Long Gone & Forgotten

“Carve your name on hearts, not tombstones.”

– Sharon L. Alder, American best-selling author

“I can’t read the name,” said Barry, running his hand across the sandstone surface.

“I can’t either,” I replied. The gravestone was too weathered to make out the letters.

While exploring an old farmstead, my buddy Barry and I happened upon the grave. A neighbour was clearing the land, and we thought we’d explore the site before it got bulldozed into brush piles. It was the mid-70s, and we were two curious kids in our mid-teens.

The gravestone consisted of a rectangular centre stone with an arched top and two smaller stones that formed shoulders on either side. The centre stone had fallen forward slightly, and I got the impression an amateur mason had crudely carved it.

“We should tell someone,” I said, standing up. “We don’t want the grave bulldozed.”

Barry agreed, and we headed home on our bikes to consult with my father.     

Reflecting on the old grave, I still wonder about the person buried there. Who was he? Was he a good person? Did he have family or friends? Someone who cared about him? Someone to remember him?

As I grow older, I think more about the legacy I would like to leave. When I was younger, I was merely existing—my life lacked purpose and direction. As I began to work on my self-esteem, I began to feel worthy of a life that stood for something.

Here, I’m speaking of a legacy that others look upon with admiration and respect – a contribution to the greater good. A legacy evolves from a life of passion and purpose – from a willingness to celebrate and embrace our natural gifts. Our legacy won’t necessarily change the world, but perhaps it will leave a positive imprint in the hearts and minds of others.

If you’d like to leave a legacy, here are a few things to consider.

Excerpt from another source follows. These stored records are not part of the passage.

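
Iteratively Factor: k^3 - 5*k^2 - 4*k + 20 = (k - 5)*(k^2 - 4) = (k - 5)*(k - 2)*(k + 2)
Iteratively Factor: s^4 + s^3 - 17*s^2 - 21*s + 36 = (s - 1)*(s^3 + 2*s^2 - 15*s - 36) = (s - 4)*(s - 1)*(s^2 + 6*s + 9) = (s - 4)*(s - 1)*(s + 3)*(s + 3)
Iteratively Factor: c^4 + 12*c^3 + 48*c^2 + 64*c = (c + 4)*(c^3 + 8*c^2 + 16*c) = (c + 4)^2*(c^2 + 4*c) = (c + 4)^3*(c)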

Decide what’s important to you. For me, as I move through this journey, I want to learn, grow and evolve. I want to help others make powerful and positive changes. I want to live a joy-filled and purposeful life that positively influences others. I want to live my values and role-model them every day. What’s important to you? How do you want to be remembered?

Count your blessings every day and express your gratitude. Say, thank you. It’s too easy to focus on what you don’t have or what’s wrong with your life, but an attitude of gratitude can bring you abundance. And I’m not referring strictly to financial abundance – I’m speaking of joy and happiness that you can share openly with the world. We all have blessings we can share. A simple smile or a sincere “thank you” can turn someone’s world around.

Reflect and rediscover your passion, then pursue it! Perhaps you’ve never really discovered your passion, or maybe you have lost your passion somewhere along the way. When pursuing something that lights a fire in your belly, life is a lot more fun. Someone told me once that finding and pursuing your passion allows you to see your destiny. I think that’s true.  

Father said that he had heard a story once about an old bachelor who lived and died in the quarter nearby. Perhaps it was his grave we had discovered. He suggested we speak to the neighbour and maybe show him what we had found. When we approached him, he scoffed at us. Later that day, he brushed the old farm site, and the grave was gone forever.  

On the topic of leaving a legacy, American science-fiction author Ray Bradbury once said, “It doesn’t matter what you do, so long as you change something from the way it was before you touched it into something that’s like you after you take your hands away.”

I hope the unknown gentleman did something in his life that made a difference to someone. I know the discovery of his grave made an imprint on my heart and mind – a desire to make a difference before I’m gone and forgotten.